Experimental versus theoretical probability simulation | Probability | AP Statistics | Khan Academy
What we're going to do in this video is explore how experimental probability should get closer and closer to theoretical probability as we conduct more and more experiments, or as we conduct more and more trials. This is often referred to as the law of large numbers.
If we only have a few experiments, it's very possible that our experimental probability could be different than our theoretical probability, or even very different. But as we have many, many more experiments—thousands, millions, billions of experiments—the probability that the experimental and the theoretical probabilities are very different goes down dramatically.
But let's get an intuitive sense for it. This right over here is a simulation created by McMillan USA. I'll provide the link as an annotation, and what it does is it allows us to simulate many coin flips and figure out the proportion that are heads. So right over here we can decide if we want our coin to be fair or not. Right now it says that we have a 50% probability of getting heads. We can make it unfair by changing this, but I'll stick with the 50% probability.
If we want to show that on this graph here, we can plot it. And what this says is, at a time, how many tosses do we want to take? So let's say let's just start with 10 tosses. So what this is going to do is take 10 simulated flips of coins, with each one having a 50% chance of being heads. Then, as we flip, we're going to see our total proportion that are heads.
So let's just talk through this together. So starting to toss, and so what's going on here after 10 flips? So as you see, the first flip actually came out heads, and if you wanted to say what your experimental probability after that one flip, you'd say, well, with only one experiment I got one heads, so it looks like 100% were heads. But then the second flip, it looks like it was a tails, because now the portion that was heads after two flips was 50%.
But then the third flip, it looks like it was tails again, because now only one out of three, or 33%, of the flips have resulted in heads. Now by the fourth flip, we got a heads again, getting us back to 50th percentile. Now at the fifth flip, it looks like we got another heads, and so now we have three out of five, or 60%, being heads.
And so the general takeaway here is when you have 1, 2, 3, 4, 5, or 6 experiments, it's completely plausible that your experimental proportion, your experimental probability, diverges from the real probability. This even continues all the way until we get to our ninth or 10th tosses.

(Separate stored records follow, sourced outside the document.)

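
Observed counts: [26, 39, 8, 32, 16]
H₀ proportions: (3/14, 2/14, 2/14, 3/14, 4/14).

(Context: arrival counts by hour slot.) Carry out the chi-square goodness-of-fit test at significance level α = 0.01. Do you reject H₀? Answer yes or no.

reject H₀: yes

n = 121; E_i = n·p_i = [25.93, 17.29, 17.29, 25.93, 34.57]
χ² = (26−25.93)²/25.93 + (39−17.29)²/17.29 + (8−17.29)²/17.29 + (32−25.93)²/25.93 + (16−34.57)²/34.57 = 43.6639
df = 4
p-value (upper-tail) = 0.00000
At α=0.01: p < α → reject H₀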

But what happens if we do way more tosses? So now I'm going to do another—well, let's just do another 200 tosses and see what happens. So I'm just going to keep tossing here, and you can see, wow, look at this! There was a big run of getting a lot of heads right over here, and then it looks like there's actually a run of getting a bunch of tails right over here, and then a little run of heads, tails, and another run of heads.
And notice, even after 215 tosses, our experimental probability is still reasonably different from our theoretical probability. So let's do another 200 and see if we can converge these over time. And what we're seeing in real time here should be the law of large numbers. As our number of tosses gets larger and larger and larger, the probability that these two are very different goes down and down and down.
Yes, you will get moments where you could even get 10 heads in a row or even 20 heads in a row, but over time those will be balanced by the times where you're getting a disproportionate number of tails. So I'm just going to keep going. We're now at almost 800 tosses, and you see now we are converging. We now—this is—we're going to cross a thousand tosses soon, and you can see that our proportion here is now 51%. It's getting close!
Now we're at 50.6%, and I could just keep tossing. This is 1100, we're going to approach 1200 or 1300 flips right over here. But as you can see, as we get many, many, many more flips, it was actually valuable to see even after 200 flips that there was a difference in the proportion between what we got from the experiment and what you would theoretically expect.
But as we get to many, many more flips, now we're at 1210, we're getting pretty close to 50% of them turning out heads. But we could keep tossing it more and more and more, and what we'll see is as we get larger and larger and larger, it is likely that we're going to get closer and closer and closer to 50%.
It's not to say that it's impossible that we diverge again, but the likelihood of diverging gets lower and lower and lower the more tosses, the more experiments you make.